Мы понабрали кредитов и не знаем, что с ними делать, нас не учили этому. Мы боимся двигаться вперед, нам спокойнее от звонка до звонка простоять за станком и получить зарплату. Мы боимся спорить с сотрудниками полиции, потому полиция для нас — это не те, кто нас охраняет.
У нас много проблем. Хочется, чтобы мы все-таки их как-то осознали. И что не поменяется ничего за одно мгновение, все вообще начинается с тебя. Если хоть какое-то количество зрителей скажет: нифига себе, вон откуда девчонки решили выбираться, а я сижу, главный бухгалтер, чего-то ною, возьмусь-ка за свою жизнь — это будет круто. Поэтому это доброе кино, мне кажется.
— При этом они же у вас не вульгарные, не эротизированные, не романтизированные. И не чернушные.
— Ну конечно. Я не хотел углубляться в детали. Одной сцены с Мариной вполне достаточно, чтобы понять, что это такое и как это неприятно. Но не дальше. А смерть Раисы… Она такая долгая для того, чтобы зритель мог увидеть грань жизни и смерти. И осознать, что с девчонками, если они не начнут меняться, может произойти то же самое.
— Но они же не совсем сами меняются. К ним приходит Горбачева, буквально в роли, которую раньше исполняли мужчины, такого бога из машины — и говорит им: девчонки, давайте-ка соберемся.
— Это, конечно, тоже момент того, что там, в глубинке, девчонки даже не думают об этом. Они живут одним днем — вот прошел день, завтра следующий. Это такой вирус Москвы. Это же момент централизации — еще одной проблемы нашей огромной страны.

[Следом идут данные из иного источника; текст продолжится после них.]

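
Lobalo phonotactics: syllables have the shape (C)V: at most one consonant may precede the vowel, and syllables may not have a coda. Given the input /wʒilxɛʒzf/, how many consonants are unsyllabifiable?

The consonants /w/, /l/, /ʒ/, /z/, /f/ cannot be parsed into a legal (C)V syllable (no codas are permitted; onsets are limited to one consonant).

5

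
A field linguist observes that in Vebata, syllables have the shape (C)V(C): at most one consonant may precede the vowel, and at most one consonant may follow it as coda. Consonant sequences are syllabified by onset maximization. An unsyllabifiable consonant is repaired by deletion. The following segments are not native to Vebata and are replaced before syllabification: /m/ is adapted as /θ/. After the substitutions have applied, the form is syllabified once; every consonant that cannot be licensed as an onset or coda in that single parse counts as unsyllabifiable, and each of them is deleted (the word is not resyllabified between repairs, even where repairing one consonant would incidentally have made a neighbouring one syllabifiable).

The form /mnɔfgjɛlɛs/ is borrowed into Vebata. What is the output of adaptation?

Substitution: /m/ → /θ/, giving /θnɔfgjɛlɛs/.
Syllabifying with onset maximization leaves /θ/, /g/ stranded (at most one coda consonant is licensed; onsets are limited to one consonant).
Each unlicensed consonant is deleted: /θ/, /g/.

nɔfjɛlɛs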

— То есть она приехала на хайпе.
— Да. «А я знаю, что кредит можно взять, что все сейчас хотят быть красивыми» — да, действительно она на подъеме. Знаете, я у нас замечаю бум фуд-направления. Наконец-то перестали делать рестораны с невероятно дорогим интерьером и ужасной кухней. Сейчас везде просто фанерные столы и хорошая кухня, веселые повара, чистенько. И в Москве уже все понимают, как можно. Но это опять централизация, момент централизации.
— Вы очень много говорили о том, как на «Чиках» все совпало, но такого же у вас, наверное, уже не получится создать? И условия будут другие, и предложения от стримингов.
— Да, вы правы. Такого пионерского лагеря, какой у нас был на «Чиках», не повторить. Но вы знаете… Это, конечно, круто, об этом круто вспоминать, но прошлое — оно всегда немножко такое светлое. Мы это будем вспоминать, но хотим ли мы обратно? Не думаю. Эта была тяжелая история небольшого бюджета, пробивания того, что ты хочешь и можешь снимать. Мне кажется, что мы прекрасно и без пионерского лагеря дальше будем снимать, и будет, наверное, не хуже. Посмотрим.